The Memoirs of John S. Mosby (1917) begins with an introduction by its editor, Charles Wells Russell, who describes John Mosby as one of the most celebrated officers in the Confederate army. Working alongside J.E.B. Stuart, Mosby was a legendary figure who sparked the imaginations of both the North and the South with his daring conquests. Providing commentary from both Confederate and Union officers, Russell conveys Mosby's martial genius and cunning, which earned him an honored place in military history. The narrative that follows further supports these assertions, with Mosby recounting his impressions of the Civil War from an analytical perspective. His narrative serves not simply to describe his own actions, but to reconsider battle strategy and critical decisions made by Confederate generals.

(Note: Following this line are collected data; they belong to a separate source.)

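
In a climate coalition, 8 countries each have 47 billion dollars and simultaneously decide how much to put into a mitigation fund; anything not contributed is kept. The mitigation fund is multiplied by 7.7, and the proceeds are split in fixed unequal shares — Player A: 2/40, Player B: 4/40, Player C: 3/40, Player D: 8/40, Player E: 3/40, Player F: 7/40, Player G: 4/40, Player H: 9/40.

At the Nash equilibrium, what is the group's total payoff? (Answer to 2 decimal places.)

A player with share s gets back 7.7·s per unit contributed, so full contribution is dominant for anyone with s > 1/7.7 = 0.1299 and zero contribution is dominant for anyone below.
Player D, Player F and Player H are above the threshold, contributing 47 each; the remaining 5 contribute 0. Total contributed: 141.
The mitigation fund pays out 7.7 × 141 = 1085.70 in total (split across the unequal shares, but the aggregate is all that matters for the group sum).
The 5 free-riders keep 47 each, adding 235. Group total = 235 + 1085.70 = 1320.70.

1320.70 billion dollars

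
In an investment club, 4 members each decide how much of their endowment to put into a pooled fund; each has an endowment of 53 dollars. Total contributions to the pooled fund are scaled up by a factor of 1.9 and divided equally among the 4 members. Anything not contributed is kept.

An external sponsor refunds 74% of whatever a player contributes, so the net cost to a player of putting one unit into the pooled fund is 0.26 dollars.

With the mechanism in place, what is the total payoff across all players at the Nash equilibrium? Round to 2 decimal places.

559.68 dollars

Under the mechanism each unit contributed yields (1.9/4) / 0.26 = 1.8269 back to its contributor per unit of net cost, which exceeds 1, making full contribution the dominant choice for everyone.
At the Nash equilibrium everyone contributes 53. Group total payoff = 4 × (53 × 0.74 + 1.9 × 53) = 559.68.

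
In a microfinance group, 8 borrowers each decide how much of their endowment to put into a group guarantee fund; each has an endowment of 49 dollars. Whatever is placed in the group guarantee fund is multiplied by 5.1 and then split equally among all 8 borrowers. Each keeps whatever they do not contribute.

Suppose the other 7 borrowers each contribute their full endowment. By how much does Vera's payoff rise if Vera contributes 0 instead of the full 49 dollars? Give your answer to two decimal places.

17.76 dollars

Switching from a contribution of 49 to 0 lets Vera keep an extra 49 dollars, but lowers the group guarantee fund by 49, which costs Vera their own share of that drop: 5.1/8 × 49 = 31.24.
Net gain = 49 − 31.24 = 17.76. The private return per contributed unit (0.6375) is below 1, so free-riding is indeed the best response regardless of what the others do.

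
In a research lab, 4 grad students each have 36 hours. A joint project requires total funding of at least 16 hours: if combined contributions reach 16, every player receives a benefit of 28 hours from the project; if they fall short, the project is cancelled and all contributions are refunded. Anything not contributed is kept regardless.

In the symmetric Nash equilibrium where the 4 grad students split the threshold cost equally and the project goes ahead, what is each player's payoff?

Equal share of the threshold: 16/4 = 4.
At this profile no one gains by cutting their contribution: any cut drops the total below 16, the project is cancelled, contributions are refunded, and the deviator ends with 36, which is less than 36 − 4 + 28 = 60. Contributing more than 4 just wastes the excess. So contributing exactly 4 is a best response.
Each player's payoff: 36 − 4 + 28 = 60.

60 hours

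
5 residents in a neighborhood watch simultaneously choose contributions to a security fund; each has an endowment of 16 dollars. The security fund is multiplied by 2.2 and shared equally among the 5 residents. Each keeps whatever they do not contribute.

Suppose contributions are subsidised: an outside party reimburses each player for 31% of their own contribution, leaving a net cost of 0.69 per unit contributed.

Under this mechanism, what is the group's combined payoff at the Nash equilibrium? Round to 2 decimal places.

With the mechanism, a contributed unit returns (2.2/5) / 0.69 = 0.6377 per unit of net cost — still below 1 — so contributing 0 remains dominant for every player.
Everyone keeps their endowment and the group total is 5 × 16 = 80.

80.00 dollars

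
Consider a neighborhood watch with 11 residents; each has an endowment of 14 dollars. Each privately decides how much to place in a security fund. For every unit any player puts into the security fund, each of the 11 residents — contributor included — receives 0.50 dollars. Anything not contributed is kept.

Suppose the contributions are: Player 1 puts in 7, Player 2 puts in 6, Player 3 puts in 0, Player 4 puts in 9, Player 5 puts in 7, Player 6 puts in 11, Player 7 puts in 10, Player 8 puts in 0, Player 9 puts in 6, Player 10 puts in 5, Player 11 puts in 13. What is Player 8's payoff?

Total contributed: 7 + 6 + 0 + 9 + 7 + 11 + 10 + 0 + 6 + 5 + 13 = 74.
Each receives 0.50 × 74 = 37.00 from the security fund.
Player 8 keeps 14 − 0 = 14, so Player 8's payoff is 14 + 37.00 = 51.00.

51.00 dollars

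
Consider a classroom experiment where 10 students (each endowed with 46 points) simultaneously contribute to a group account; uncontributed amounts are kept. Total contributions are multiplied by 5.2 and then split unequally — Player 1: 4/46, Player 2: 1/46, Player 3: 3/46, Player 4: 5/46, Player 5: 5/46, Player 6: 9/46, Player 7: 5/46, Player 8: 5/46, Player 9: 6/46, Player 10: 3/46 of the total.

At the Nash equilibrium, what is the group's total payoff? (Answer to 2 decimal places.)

653.20 points

Each unit j contributes comes back to j as 5.2 × (j's share), so j prefers to contribute only if that share exceeds 1/5.2 = 0.1923; otherwise keeping the unit dominates.
The only share above 0.1923 is Player 6's 9/46, contributing 46; the remaining 9 contribute 0. Total contributed: 46.
The group account pays out 5.2 × 46 = 239.20 in total (split across the unequal shares, but the aggregate is all that matters for the group sum).
The 9 free-riders keep 46 each, adding 414. Group total = 414 + 239.20 = 653.20.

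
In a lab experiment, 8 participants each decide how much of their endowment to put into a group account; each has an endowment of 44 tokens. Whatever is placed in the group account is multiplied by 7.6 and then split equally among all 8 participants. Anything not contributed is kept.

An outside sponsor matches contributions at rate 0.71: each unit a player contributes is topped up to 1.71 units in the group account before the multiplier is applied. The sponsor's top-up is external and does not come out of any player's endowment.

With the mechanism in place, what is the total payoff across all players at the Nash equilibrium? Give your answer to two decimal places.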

Mosby opens with an account of his boyhood spent on his parents' farm and in school, portraying himself as a frail individual who initially seemed unfit for war. Yet he records his early war experiences with a tone of impatience. He clearly preferred guarding the outposts to encampment and was an early critic of General Johnston's movements in northern Virginia. Although only a private, Mosby explains how he eventually gained the admiration of Generals J.E.B. Stuart and Robert E. Lee by offering his services for daring reconnaissance missions. Time and again he describes outwitting the Union army, earning letters of praise and recommendations for promotion from both Stuart and Lee, which he reprints in the narrative. Mosby also offers detailed portraits of Lee, Grant, and Stuart, for whom Mosby felt great affection and admiration. Mosby had served loyally beside Stuart for years, and out of this devotion he dedicates a section of his narrative to clearing Stuart's name by defending his actions at the Battle of Gettysburg. Lee and others had accused Stuart of joyriding rather than scouting the Union army's movements, but Mosby suggests that the fault remained Lee's. Mosby concludes his narrative with poignant descriptions of Generals Lee and Grant, and recalls Lee's last words to Mosby: "Colonel, I hope we shall have no more wars." His reconstruction of experiences and impressions during the war are strengthened by the incorporation of letters to his wife, Pauline, official correspondence from both Confederate and Union officials, and references made by notable military historians.

Work Consulted: Garraty, John A. and Mark C. Carnes, eds. American National Biography, New York: Oxford University Press, 1999.